A automação está varrendo o setor de manufatura de alta tecnologia na China, com o país representando 51% dos robôs industriais instalados globalmente em 2023, de acordo com a Federação Internacional de Robótica. Um executivo que trabalha com automação fabril disse que há uma demanda crescente por automatizar linhas de produção, mesmo entre empresas estatais, graças ao surgimento de fabricantes domésticos de robôs industriais que conseguem oferecer preços mais baixos do que os concorrentes internacionais.
“O superpoder secreto da China em termos de eficiência na manufatura é a combinação de mão de obra de menor custo com altos níveis de automação”, disse Michael Dunne, CEO da consultoria automotiva Dunne Insights. “Visite a nova fábrica da Xiaomi ou o enorme complexo industrial da BYD em Henan e você ficará impressionado com o nível de automação — robôs por toda parte, tudo limpo e silencioso.”
Trabalhadores de colarinho branco também enfrentam maior insegurança no emprego.

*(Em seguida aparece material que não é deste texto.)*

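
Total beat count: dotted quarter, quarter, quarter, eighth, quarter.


Step by step:
Beat values:
  dotted quarter = 1.5 beats
  quarter = 1 beat
  quarter = 1 beat
  eighth = 0.5 beats
  quarter = 1 beat
Sum = 1.5 + 1 + 1 + 0.5 + 1
= 5 beats


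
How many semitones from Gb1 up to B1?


Absolute semitone position = octave×12 + chromatic position
Gb1: 1×12 + 6 = 18
B1: 1×12 + 11 = 23
Difference = 23 - 18 = 5
= 5 semitones


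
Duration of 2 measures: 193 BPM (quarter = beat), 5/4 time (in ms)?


Step by step:
Quarter-note beat duration = 60000 / 193 ms
Beats per measure (5/4) = 5
One measure = 5 × 60000 / 193 = 300000 / 193 ms
2 measures = 2 × 300000 / 193 = 600000 / 193
= 3108.8 ms


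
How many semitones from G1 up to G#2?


Reasoning:
Absolute semitone position = octave×12 + chromatic position
G1: 1×12 + 7 = 19
G#2: 2×12 + 8 = 32
Difference = 32 - 19 = 13
= 13 semitones


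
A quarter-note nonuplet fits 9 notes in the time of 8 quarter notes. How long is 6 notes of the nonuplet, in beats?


Nonuplet: 9 notes occupy the space of 8 quarter notes
Space = 8 × 1 = 8 beats
Each nonuplet note = 8 / 9 = 8/9 beats
6 notes = 6 × 8/9 = 16/3
= 16/3 beats


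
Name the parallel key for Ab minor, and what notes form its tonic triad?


Parallel keys share the same tonic but differ in mode
Ab minor → parallel is Ab major
Tonic triad of Ab major = Ab C Eb
= Ab major; triad = Ab C Eb


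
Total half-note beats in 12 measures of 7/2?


Solution.
Time signature 7/2: the bottom number 2 means the half note gets one count
The top number 7 means 7 half-note beats per measure
Total = 7 × 12 measures
= 84 half-note beats


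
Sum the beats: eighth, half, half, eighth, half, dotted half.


Solution.
Beat values:
  eighth = 0.5 beats
  half = 2 beats
  half = 2 beats
  eighth = 0.5 beats
  half = 2 beats
  dotted half = 3 beats
Sum = 0.5 + 2 + 2 + 0.5 + 2 + 3
= 10 beats


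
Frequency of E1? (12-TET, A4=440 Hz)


Let's work it out.
f = 440 × 2^(n/12) where n = semitones from A4
E1: -41 semitones from A4
f = 440 × 2^(-41/12)
f = 41.20 Hz


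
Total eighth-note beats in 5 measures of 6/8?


Working:
Time signature 6/8: the bottom number 8 means the eighth note gets one count
The top number 6 means 6 eighth-note beats per measure
Total = 6 × 5 measures
= 30 eighth-note beats


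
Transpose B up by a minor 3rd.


Reasoning:
minor 3rd: 3 letter names, 3 semitones
Letter: B + 2 → D
Pitch: B + 3 semitones, spelled as a D → D
= D


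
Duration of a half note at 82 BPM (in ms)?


Working:
One quarter-note beat = 60000 / BPM = 60000 / 82 ms
Half note = 2 × quarter note
Duration = 2 × 60000 / 82 = 120000 / 82
= 1463.4 ms


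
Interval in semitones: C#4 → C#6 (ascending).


Step by step:
Absolute semitone position = octave×12 + chromatic position
C#4: 4×12 + 1 = 49
C#6: 6×12 + 1 = 73
Difference = 73 - 49 = 24
= 24 semitones


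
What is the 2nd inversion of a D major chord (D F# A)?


Working:
Root position: D F# A
2nd inversion: move root and 3rd up an octave
Bass note: A
Notes (bottom to top) = A D F#


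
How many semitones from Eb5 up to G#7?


Step by step:
Absolute semitone position = octave×12 + chromatic position
Eb5: 5×12 + 3 = 63
G#7: 7×12 + 8 = 92
Difference = 92 - 63 = 29
= 29 semitones


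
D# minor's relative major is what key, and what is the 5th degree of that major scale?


Working:
The relative major shares the key signature and is a minor 3rd above the minor tonic
A minor 3rd above D# is F#
→ relative major of D# minor is F# major
F# major scale: F# G# A# B C# D# E#
= F# major; 5th degree = C#


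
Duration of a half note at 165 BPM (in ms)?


Working:
One quarter-note beat = 60000 / BPM = 60000 / 165 ms
Half note = 2 × quarter note
Duration = 2 × 60000 / 165 = 120000 / 165
= 727.3 ms


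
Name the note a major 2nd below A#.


Reasoning:
A 2nd spans 2 letter names, so from A we land on G
A major 2nd = 2 semitones below A#
Spell G at that pitch: G#
= G#


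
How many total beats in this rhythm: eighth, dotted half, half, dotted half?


Let's work it out.
Beat values:
  eighth = 0.5 beats
  dotted half = 3 beats
  half = 2 beats
  dotted half = 3 beats
Sum = 0.5 + 3 + 2 + 3
= 8.5 beats


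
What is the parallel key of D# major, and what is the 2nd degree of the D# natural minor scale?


Parallel keys share the same tonic but differ in mode
D# major → parallel is D# minor
D# natural minor scale: D# E# F# G# A# B C#
= D# minor; 2nd degree = E#


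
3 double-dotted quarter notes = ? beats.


Base quarter note = 1 beat
Dot 1 adds half the previous value: +1/2
Dot 2 adds half the previous value: +1/4
One double-dotted quarter = 1 + 1/2 + 1/4 = 7/4
3 of them = 3 × 7/4 = 21/4
= 21/4 beats


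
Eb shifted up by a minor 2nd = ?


Solution.
minor 2nd: 2 letter names, 1 semitones
Letter: E + 1 → F
Pitch: Eb + 1 semitones, spelled as an F → Fb
= Fb


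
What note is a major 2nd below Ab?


Let's work it out.
A 2nd spans 2 letter names, so from A we land on G
A major 2nd = 2 semitones below Ab
Spell G at that pitch: Gb
= Gb


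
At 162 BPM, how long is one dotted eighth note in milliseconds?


One quarter-note beat = 60000 / BPM = 60000 / 162 ms
Dotted eighth note = 3/4 × quarter note
Duration = 3/4 × 60000 / 162 = 45000 / 162
= 277.8 ms


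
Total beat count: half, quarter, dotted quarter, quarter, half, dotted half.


Step by step:
Beat values:
  half = 2 beats
  quarter = 1 beat
  dotted quarter = 1.5 beats
  quarter = 1 beat
  half = 2 beats
  dotted half = 3 beats
Sum = 2 + 1 + 1.5 + 1 + 2 + 3
= 10.5 beats


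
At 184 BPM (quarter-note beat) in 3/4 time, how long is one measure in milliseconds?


Reasoning:
Quarter-note beat duration = 60000 / 184 ms
Beats per measure (3/4) = 3
One measure = 3 × 60000 / 184 = 180000 / 184 ms
= 978.3 ms


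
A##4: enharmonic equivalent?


Solution.
Enharmonic notes sound the same pitch but are spelled with different letter names
A## and B name the same pitch class
= B4


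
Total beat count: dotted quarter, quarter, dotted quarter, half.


Beat values:
  dotted quarter = 1.5 beats
  quarter = 1 beat
  dotted quarter = 1.5 beats
  half = 2 beats
Sum = 1.5 + 1 + 1.5 + 2
= 6 beats


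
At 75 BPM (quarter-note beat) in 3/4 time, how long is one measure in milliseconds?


Solution.
Quarter-note beat duration = 60000 / 75 ms
Beats per measure (3/4) = 3
One measure = 3 × 60000 / 75 = 180000 / 75 ms
= 2400.0 ms


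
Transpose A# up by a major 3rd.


Reasoning:
major 3rd: 3 letter names, 4 semitones
Letter: A + 2 → C
Pitch: A# + 4 semitones, spelled as a C → C##
= C##


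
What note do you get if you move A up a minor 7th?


minor 7th: 7 letter names, 10 semitones
Letter: A + 6 → G
Pitch: A + 10 semitones, spelled as a G → G
= G


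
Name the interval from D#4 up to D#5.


Working:
Letter names: D → D spans 8 letter names → an octave
Semitones: D#4 → D#5 = 12 half-steps
An octave of 12 semitones is a perfect octave
= perfect octave


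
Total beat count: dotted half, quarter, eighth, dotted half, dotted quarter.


Step by step:
Beat values:
  dotted half = 3 beats
  quarter = 1 beat
  eighth = 0.5 beats
  dotted half = 3 beats
  dotted quarter = 1.5 beats
Sum = 3 + 1 + 0.5 + 3 + 1.5
= 9 beats


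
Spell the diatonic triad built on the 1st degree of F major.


Reasoning:
F major scale: F G A Bb C D E
Diatonic triad on degree 1 stacks scale notes 1, 3, 5: F A C
F→A = 4 semitones; F→C = 7 semitones → major triad
= F A C (major)


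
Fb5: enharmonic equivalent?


Enharmonic notes sound the same pitch but are spelled with different letter names
Fb and E name the same pitch class
= E5


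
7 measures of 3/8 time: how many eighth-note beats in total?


Step by step:
Time signature 3/8: the bottom number 8 means the eighth note gets one count
The top number 3 means 3 eighth-note beats per measure
Total = 3 × 7 measures
= 21 eighth-note beats


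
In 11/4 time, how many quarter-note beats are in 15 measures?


Reasoning:
Time signature 11/4: the bottom number 4 means the quarter note gets one count
The top number 11 means 11 quarter-note beats per measure
Total = 11 × 15 measures
= 165 quarter-note beats


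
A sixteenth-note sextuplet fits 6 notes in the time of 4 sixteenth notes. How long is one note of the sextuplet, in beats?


Sextuplet: 6 notes occupy the space of 4 sixteenth notes
Space = 4 × 1/4 = 1 beat
Each sextuplet note = 1 / 6 = 1/6 beats
= 1/6 beats


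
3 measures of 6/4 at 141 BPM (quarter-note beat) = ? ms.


Reasoning:
Quarter-note beat duration = 60000 / 141 ms
Beats per measure (6/4) = 6
One measure = 6 × 60000 / 141 = 360000 / 141 ms
3 measures = 3 × 360000 / 141 = 1080000 / 141
= 7659.6 ms


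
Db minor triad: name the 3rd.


Minor triad = root + minor 3rd (3 semitones) + perfect 5th (7 semitones)
A triad on Db stacks thirds, so the chord tones use letter names D-F-A
Root: Db
Minor 3rd above Db: Fb
Perfect 5th above Db: Ab
The 3rd = Fb


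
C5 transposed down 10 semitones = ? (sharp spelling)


Let's work it out.
C5: chromatic position 0 in octave 5 → absolute = 5×12 + 0 = 60
Transpose down 10: 60 - 10 = 50
50 = 4×12 + 2 → D in octave 4
Result = D4


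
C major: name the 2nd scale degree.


Step by step:
Major scale pattern: W-W-H-W-W-W-H (2-2-1-2-2-2-1 semitones)
Starting from C:
  C + 2 semitones → D
  D + 2 semitones → E
  E + 1 semitone → F
  F + 2 semitones → G
  G + 2 semitones → A
  A + 2 semitones → B
  B + 1 semitone → C
Scale: C D E F G A B
Degree 2 = D


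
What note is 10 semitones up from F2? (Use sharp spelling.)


Reasoning:
F2: chromatic position 5 in octave 2 → absolute = 2×12 + 5 = 29
Transpose up 10: 29 + 10 = 39
39 = 3×12 + 3 → D# in octave 3
Result = D#3


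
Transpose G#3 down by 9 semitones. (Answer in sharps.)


G#3: chromatic position 8 in octave 3 → absolute = 3×12 + 8 = 44
Transpose down 9: 44 - 9 = 35
35 = 2×12 + 11 → B in octave 2
Result = B2


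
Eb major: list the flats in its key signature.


Flat major keys: C(0), F(1), Bb(2), Eb(3), Ab(4), Db(5), Gb(6), Cb(7)
Eb major has 3 flats
Order of flats: Bb Eb Ab Db Gb Cb Fb → first 3: Bb, Eb, Ab
= Bb, Eb, Ab


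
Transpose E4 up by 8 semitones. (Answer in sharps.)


E4: chromatic position 4 in octave 4 → absolute = 4×12 + 4 = 52
Transpose up 8: 52 + 8 = 60
60 = 5×12 + 0 → C in octave 5
Result = C5


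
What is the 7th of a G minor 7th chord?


Let's work it out.
Minor 7th chord = root + minor 3rd + perfect 5th + minor 7th
Seventh chords stack in thirds, so the letter names are G-B-D-F
Root: G
Minor 3rd above G: Bb
Perfect 5th above G: D
Minor 7th above G: F
The 7th = F


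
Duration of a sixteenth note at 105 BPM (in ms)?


Working:
One quarter-note beat = 60000 / BPM = 60000 / 105 ms
Sixteenth note = 1/4 × quarter note
Duration = 1/4 × 60000 / 105 = 15000 / 105
= 142.9 ms


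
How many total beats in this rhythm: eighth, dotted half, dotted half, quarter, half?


Beat values:
  eighth = 0.5 beats
  dotted half = 3 beats
  dotted half = 3 beats
  quarter = 1 beat
  half = 2 beats
Sum = 0.5 + 3 + 3 + 1 + 2
= 9.5 beats


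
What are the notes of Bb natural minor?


Natural minor scale pattern: W-H-W-W-H-W-W (2-1-2-2-1-2-2 semitones)
Starting from Bb:
  Bb + 2 semitones → C
  C + 1 semitone → Db
  Db + 2 semitones → Eb
  Eb + 2 semitones → F
  F + 1 semitone → Gb
  Gb + 2 semitones → Ab
  Ab + 2 semitones → Bb
Scale = Bb C Db Eb F Gb Ab


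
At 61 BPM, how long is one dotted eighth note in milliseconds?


Reasoning:
One quarter-note beat = 60000 / BPM = 60000 / 61 ms
Dotted eighth note = 3/4 × quarter note
Duration = 3/4 × 60000 / 61 = 45000 / 61
= 737.7 ms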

Nicole Liu, de 34 anos, que trabalha com sourcing de cadeia de suprimentos para uma montadora alemã em Xangai, começou a procurar emprego em dezembro passado, preocupada com uma possível demissão devido à queda nas vendas de carros a diesel na China. Ela rapidamente percebeu que as condições do mercado estavam difíceis. “A maioria das grandes empresas congelou as contratações e poucas ainda estão contratando”, disse Liu, que chegou a procurar oportunidades em setores que vão de farmacêuticas a bens de consumo. “Os salários parecem estar caindo em todos os setores.”
Nas últimas semanas, governos locais em Guangzhou integraram modelos de inteligência artificial desenvolvidos pela DeepSeek para ajudar a processar documentos. Alguns temem que isso possa tornar obsoletos certos cargos no serviço público.
“O aumento de aplicativos de IA de alto desempenho e baixo custo pode desestabilizar os mercados de trabalho, com a perda de empregos de colarinho branco superando significativamente os ganhos”, escreveram economistas do Nomura em um relatório a clientes no mês passado.
Essas tendências significam um delicado jogo de equilíbrio para o governo central, que estabeleceu a meta de criar mais de 12 milhões de novos empregos urbanos este ano e manter a taxa de desemprego urbano em torno de 5,5%, conforme anunciado no Congresso Nacional do Povo no início deste mês.
O apoio ao emprego foi listado como prioridade em um amplo plano de ação para estimular o consumo, divulgado pelo governo chinês no último domingo. Na segunda-feira, Fu Jinling, do Ministério das Finanças, disse a repórteres que Pequim reservou 66,7 bilhões de yuan em subsídios este ano para apoiar políticas relacionadas ao emprego.
Isso irá “incentivar e orientar as empresas a absorver mais trabalhadores”, com foco em graduados universitários, disse ele.